Berita

Egik Rastra Yudha, mahasiswa Prodi Sejarah Peradaban Islam, FAH UIN Sunan Ampel Surabaya, berhasil meriset jejak sejarah dakwah Islam di Lamongan Kota dari situs musala atau langgar sepuh yang didirikan sekitar tahun 1919-an. Langgar ini merupakan peninggalan seorang kiai kharismatik, yaitu K.H. Mastur Asnawi. Beliau dikenal sebagai sosok kiai yang pemberani, tegas, berilmu, bersahaja dan bijaksana. Lahir di Lamongan, Rabu Wage 10 Muharram 1313 H atau 3 Juli 1895 M, Kiai Mastur wafat di usia 87 tahun pada Senin Kliwon, 2 Agustus 1982 M. Beliau dimakamkan di area kompleks Masjid Agung Lamongan.

Pada masa beliau, sebagian besar masyarakat Lamongan Kota telah memeluk agama Islam. Namun realita kehidupan keseharian mereka dinilai masih melanggengkan tradisi yang mengandung unsur-unsur praktik aliran kebatinan. Berawal dari hal tersebut, dengan pengetahuan keagamaannya yang menyelaraskan antara keilmuan syariat dan tasawuf, K.H. Mastur Asnawi tergugah untuk mensyiarkan agama Islam secara lebih intens. Diawali dengan mendirikan sebuah langgar yang cukup sederhana. Bentuknya yang menyerupai sebuah rumah panggung sehingga menjadikannya lebih dikenal masyarakat dengan sebutan Langgar Dhuwur, yang dalam bahasa Jawa artinya tinggi.

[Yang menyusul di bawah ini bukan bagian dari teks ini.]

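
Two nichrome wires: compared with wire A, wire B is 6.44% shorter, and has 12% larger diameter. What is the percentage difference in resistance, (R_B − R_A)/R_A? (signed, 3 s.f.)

-25.4%

R ∝ L/d², so R_B/R_A = (1 − 6.44/100) × (1 + 12/100)⁻²
= 0.9356 × 0.7972 = 0.7459
(R_B − R_A)/R_A = 0.7459 − 1 = -25.4%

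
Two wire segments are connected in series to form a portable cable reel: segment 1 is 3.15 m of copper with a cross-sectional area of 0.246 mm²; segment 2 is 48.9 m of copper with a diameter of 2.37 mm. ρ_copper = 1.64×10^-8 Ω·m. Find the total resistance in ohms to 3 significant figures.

0.392 Ω

Segment 1: A = 0.246 mm² = 2.460e-07 m²
R₁ = ρL/A = (1.64×10^-8)(3.15)/(2.460e-07) = 0.21 Ω
Segment 2: A = π(d/2)² = π(1.1850e-03 m)² = 4.412e-06 m²
R₂ = (1.64×10^-8)(48.9)/(4.412e-06) = 0.1818 Ω
R = R₁ + R₂ = 0.392 Ω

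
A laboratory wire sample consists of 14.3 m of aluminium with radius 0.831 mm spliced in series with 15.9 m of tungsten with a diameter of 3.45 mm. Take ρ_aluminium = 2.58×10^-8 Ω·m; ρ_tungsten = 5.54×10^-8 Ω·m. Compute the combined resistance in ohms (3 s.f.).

Segment 1: A = πr² = π(8.3100e-04 m)² = 2.169e-06 m²
R₁ = ρL/A = (2.58×10^-8)(14.3)/(2.169e-06) = 0.1701 Ω
Segment 2: A = π(d/2)² = π(1.7250e-03 m)² = 9.348e-06 m²
R₂ = (5.54×10^-8)(15.9)/(9.348e-06) = 0.09423 Ω
R = R₁ + R₂ = 0.264 Ω

0.264 Ω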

Melalui Langgar Dhuwur ini berbagai majelis dan kajian keagamaan dilakukan, selain tentunya difungsikan sebagai tempat ibadah shalat. Di antaranya: Majelis Ta’lim Tahfidhul Qur’an, Majelis Rutinan Malam Sabtu, Majelis Burdah Malam Rabu, Majelis Rutinan Malam Senin, dan Majelis Rutinan Malam Jum’at. Berdirinya Langgar Dhuwur ini bisa dipandang sebagai upaya untuk memberikan akses pendidikan kepada masyarakat dan sekaligus menjadi langkah awal dalam menciptakan perubahan positif dalam membangun potensi sumber daya manusia setempat.

Sekarang, kepengurusan dan pemeliharaan Langgar Dhuwur masih dipegang oleh K.H. Faqih Arifin beserta keluarga sebagai pewaris dan keturunan dari K.H. Mastur Asnawi. Penjagaan dan perawatan Langgar Dhuwur juga melibatkan partisipasi masyarakat sekitar dan mereka yang kerap berkunjung ke situs ini. Beberapa kali pihak Dinas Pariwisata dan Kebudayaan Kabupaten Lamongan datang dan mengusulkan untuk menjadikan Langgar Dhuwur sebagai Cagar Budaya. Keluarga Ndalem menanggapinya secara positif selama nilai-nilai otentisitas dan orisinalitasnya tidak dirubah.